Le 11 juillet, le Comité sénatorial permanent a renvoyé le projet de loi au Sénat sans lui avoir apporté d'amendements, mais il a recommandé que le ministre de la Justice envisage d'accorder aussi aux contrevenants adultes le droit d'être accompagnés de leur avocat au moment où l'échantillon d'ADN est prélevé. Le projet de loi C-104 a reçu la sanction royale et a été proclamé en vigueur le 13 juillet 1995.

Au début d'août, les médias ont signalé que la GRC, à son détachement de Richmond (Colombie-Britannique), a été la première force policière au Canada à se fonder sur le projet de loi C-104 pour prélever un échantillon de sang sur un prévenu qui avait déjà été accusé de meurtre au deuxième degré. L’avocat de ce dernier a fait savoir qu'il contesterait la nouvelle loi au motif que la procédure porte atteinte aux droits garantis à son client par la Charte. Il plaidera probablement soit que la procédure équivaut à une fouille et saisie abusive, ce qui contrevient à l'article 8 de la Charte, soit qu'elle viole le droit à la sécurité de la personne de l'accusé, que garantit l'article 7 de la Charte.
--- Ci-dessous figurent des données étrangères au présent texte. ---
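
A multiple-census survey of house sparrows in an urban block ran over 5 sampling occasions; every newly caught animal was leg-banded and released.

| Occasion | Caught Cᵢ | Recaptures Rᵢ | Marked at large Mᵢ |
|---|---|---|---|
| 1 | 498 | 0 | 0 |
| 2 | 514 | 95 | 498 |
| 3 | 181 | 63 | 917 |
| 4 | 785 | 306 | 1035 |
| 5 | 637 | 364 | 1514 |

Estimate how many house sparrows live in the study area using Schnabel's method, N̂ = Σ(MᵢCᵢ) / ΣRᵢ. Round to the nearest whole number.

N ≈ 2656

Σ MᵢCᵢ = 0·498 + 498·514 + 917·181 + 1035·785 + 1514·637 = 0 + 255972 + 165977 + 812475 + 964418 = 2198842
Σ Rᵢ = 0 + 95 + 63 + 306 + 364 = 828
N̂ = 2198842 / 828 ≈ 2655.6 → 2656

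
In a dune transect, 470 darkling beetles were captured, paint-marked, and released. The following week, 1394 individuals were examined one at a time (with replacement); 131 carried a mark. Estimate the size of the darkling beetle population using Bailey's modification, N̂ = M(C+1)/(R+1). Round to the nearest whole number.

N̂ = 470·(1394+1)/(131+1) = 470·1395/132 = 655650/132 ≈ 4967.0 → 4967

N ≈ 4967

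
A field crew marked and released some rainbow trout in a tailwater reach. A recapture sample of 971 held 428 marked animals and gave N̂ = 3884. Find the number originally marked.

M = 1712

From N = M·C/R: M = N·R / C = 3884·428 / 971 = 1662352 / 971 = 1712.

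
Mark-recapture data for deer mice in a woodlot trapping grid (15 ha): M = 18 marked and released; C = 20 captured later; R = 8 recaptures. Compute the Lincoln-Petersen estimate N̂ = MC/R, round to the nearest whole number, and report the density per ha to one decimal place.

density ≈ 3.0 deer mice per ha

N̂ = 18·20/8 = 360/8 = 45
Density = N̂ / area = 45 / 15 = 3.0 per ha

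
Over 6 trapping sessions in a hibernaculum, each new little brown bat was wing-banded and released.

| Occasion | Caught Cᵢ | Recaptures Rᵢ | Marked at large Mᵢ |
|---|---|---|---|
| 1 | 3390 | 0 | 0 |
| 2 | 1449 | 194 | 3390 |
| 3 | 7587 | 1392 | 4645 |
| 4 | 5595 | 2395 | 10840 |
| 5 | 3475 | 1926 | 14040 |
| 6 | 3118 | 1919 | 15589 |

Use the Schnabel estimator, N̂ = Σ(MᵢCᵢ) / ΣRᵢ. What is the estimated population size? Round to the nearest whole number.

N ≈ 25,326

Σ MᵢCᵢ = 0·3390 + 3390·1449 + 4645·7587 + 10840·5595 + 14040·3475 + 15589·3118 = 0 + 4912110 + 35241615 + 60649800 + 48789000 + 48606502 = 198199027
Σ Rᵢ = 0 + 194 + 1392 + 2395 + 1926 + 1919 = 7826
N̂ = 198199027 / 7826 ≈ 25325.7 → 25326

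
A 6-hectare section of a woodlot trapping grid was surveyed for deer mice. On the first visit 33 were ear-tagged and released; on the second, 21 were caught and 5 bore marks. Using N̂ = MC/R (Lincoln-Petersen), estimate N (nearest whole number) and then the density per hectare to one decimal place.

density ≈ 23.2 deer mice per hectare

N̂ = 33·21/5 = 693/5 ≈ 138.6 → 139
Density = N̂ / area = 139 / 6 ≈ 23.17 → 23.2 per hectare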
CONDITIONS RÉGISSANT LA DÉLIVRANCE D'UN MANDAT

En vertu de la nouvelle loi, un juge de la cour provinciale pourra accorder un mandat autorisant un agent de la paix à saisir un échantillon d'une substance corporelle d'une personne à des fins d’analyse génétique. Ainsi, les policiers seront autorisés à prélever sur un suspect des cheveux ou des poils, des cellules buccales, ou encore des gouttes de sang. Le juge de la cour provinciale entendra la demande ex parte, c'est-à-dire que seule la partie cherchant à obtenir le mandat (la police, en l'occurrence) sera présente pour exposer sa cause. Certains éléments doivent être établis avant qu'un mandat puisse être délivré. Ainsi, toute demande de mandat doit être accompagnée d'une déclaration faite sous serment indiquant que les policiers ont des motifs raisonnables de croire :

  1. qu'une des infractions désignées dans le projet de loi a été perpétrée,

  2. qu'une substance corporelle a été trouvée sur le lieu de l'infraction, sur le corps ou les vêtements de la victime,

  3. que la personne visée par le mandat décerné a participé à l'infraction, et

  4. qu'il faut un échantillon d'ADN de cette personne pour déterminer si son empreinte génétique correspond ou non à celle de la substance corporelle trouvée par la police.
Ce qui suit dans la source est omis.